We come to know the everyday experience of the RAF fighter pilot, their thoughts, concerns and conversations, meeting different characters, many of whom ‘go west’. We learn a good deal about aeroplane too - and behaviour of the enemy on the ground and in the air.
War weary (p.360)
‘The blood feud of the nations would go on from war to war, from horror to horror ‘till the world was one great shambles. They called this the war to end war; so men were encouraged to fight on’. (p.455)
He became war weary. His dreams kept him awake. He became terrified of getting into a scrap in the air and having to kill anyone again, whether in a fair fight in the air, or low-level bombing or gunning troops and machine gunners.

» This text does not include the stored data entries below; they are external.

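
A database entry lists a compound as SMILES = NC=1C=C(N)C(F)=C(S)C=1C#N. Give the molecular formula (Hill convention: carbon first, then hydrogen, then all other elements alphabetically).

C7H6FN3S

Walk through each heavy atom and fill implicit hydrogens from standard valence (C 4, N 3, O 2, S 2, halogen 1):
  atom 1: N, bond orders sum to 1 (valence 3) → 2 H
  atom 2: C, bond orders sum to 4 (valence 4) → 0 H
  atom 3: C, bond orders sum to 3 (valence 4) → 1 H
  atom 4: C, bond orders sum to 4 (valence 4) → 0 H
  atom 5: N, bond orders sum to 1 (valence 3) → 2 H
  atom 6: C, bond orders sum to 4 (valence 4) → 0 H
  atom 7: F (halogen, monovalent) → 0 H
  atom 8: C, bond orders sum to 4 (valence 4) → 0 H
  atom 9: S, bond orders sum to 1 (valence 2) → 1 H
  atom 10: C, bond orders sum to 4 (valence 4) → 0 H
  atom 11: C, bond orders sum to 4 (valence 4) → 0 H
  atom 12: N, bond orders sum to 3 (valence 3) → 0 H
Totals → C:7, H:6, F:1, N:3, S:1.
In Hill order: C7H6FN3S.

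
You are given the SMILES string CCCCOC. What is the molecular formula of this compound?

C5H12O

Walk through each heavy atom and fill implicit hydrogens from standard valence (C 4, N 3, O 2, S 2, halogen 1):
  atom 1: C, bond orders sum to 1 (valence 4) → 3 H
  atom 2: C, bond orders sum to 2 (valence 4) → 2 H
  atom 3: C, bond orders sum to 2 (valence 4) → 2 H
  atom 4: C, bond orders sum to 2 (valence 4) → 2 H
  atom 5: O, bond orders sum to 2 (valence 2) → 0 H
  atom 6: C, bond orders sum to 1 (valence 4) → 3 H
Totals → C:5, H:12, O:1.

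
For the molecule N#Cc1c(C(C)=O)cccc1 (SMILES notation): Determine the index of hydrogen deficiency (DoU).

Molecular formula: C9H7NO.
DoU = (2C + 2 + N − H − X) / 2, where X is the halogen count and O/S are ignored.
    = (2·9 + 2 + 1 − 7 − 0) / 2 = 14 / 2 = 7.

7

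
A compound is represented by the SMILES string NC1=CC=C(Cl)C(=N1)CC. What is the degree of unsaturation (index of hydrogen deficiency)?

Degree of unsaturation = (number of rings) + (number of π bonds).
Ring closures in the SMILES: 1.
π bonds: 3 double bonds (each 1 DoU) → 3 DoU from unsaturation.
Total DoU = 1 + 3 = 4.

4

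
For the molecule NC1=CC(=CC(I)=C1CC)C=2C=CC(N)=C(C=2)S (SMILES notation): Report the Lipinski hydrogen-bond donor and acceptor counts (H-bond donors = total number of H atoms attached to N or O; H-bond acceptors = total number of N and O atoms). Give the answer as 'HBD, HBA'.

Donors: find every N or O and count the H atoms it carries.
  atom 1 (N): bond orders sum to 1 → 2 H
  atom 15 (N): bond orders sum to 1 → 2 H
Lipinski HBD = 4.
Acceptors: N atoms = 2, O atoms = 0 → HBA = 2.

4, 2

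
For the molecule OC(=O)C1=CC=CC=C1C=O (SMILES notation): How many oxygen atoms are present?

Scan the SMILES for O atoms (remember two-letter symbols like Cl and Br are single atoms).
Oxygen count: 3.

3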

His final view was pessimistic.
‘He had opened a rift in the boundary of the human world, and beyond it there was lightless chaos’. Yeates (1961 p.455) and his last lines, reflecting on the train from Folkestone after seven months in France, was nihilistic: ‘This was England: wandering lanes, hedged and ditched. Casual, opulent beauty, trees heavy with fulfilment. This was his native land. He did not care’. Yeates, (1961 p.456)
Review by Jonathan Vernon
Cecil, H (1995) The Flower of Battle: British Fiction Writers of the First World War. Secker & Warburg
Yeates, V.M. (1961) Winged Victory. Jonathan Cape.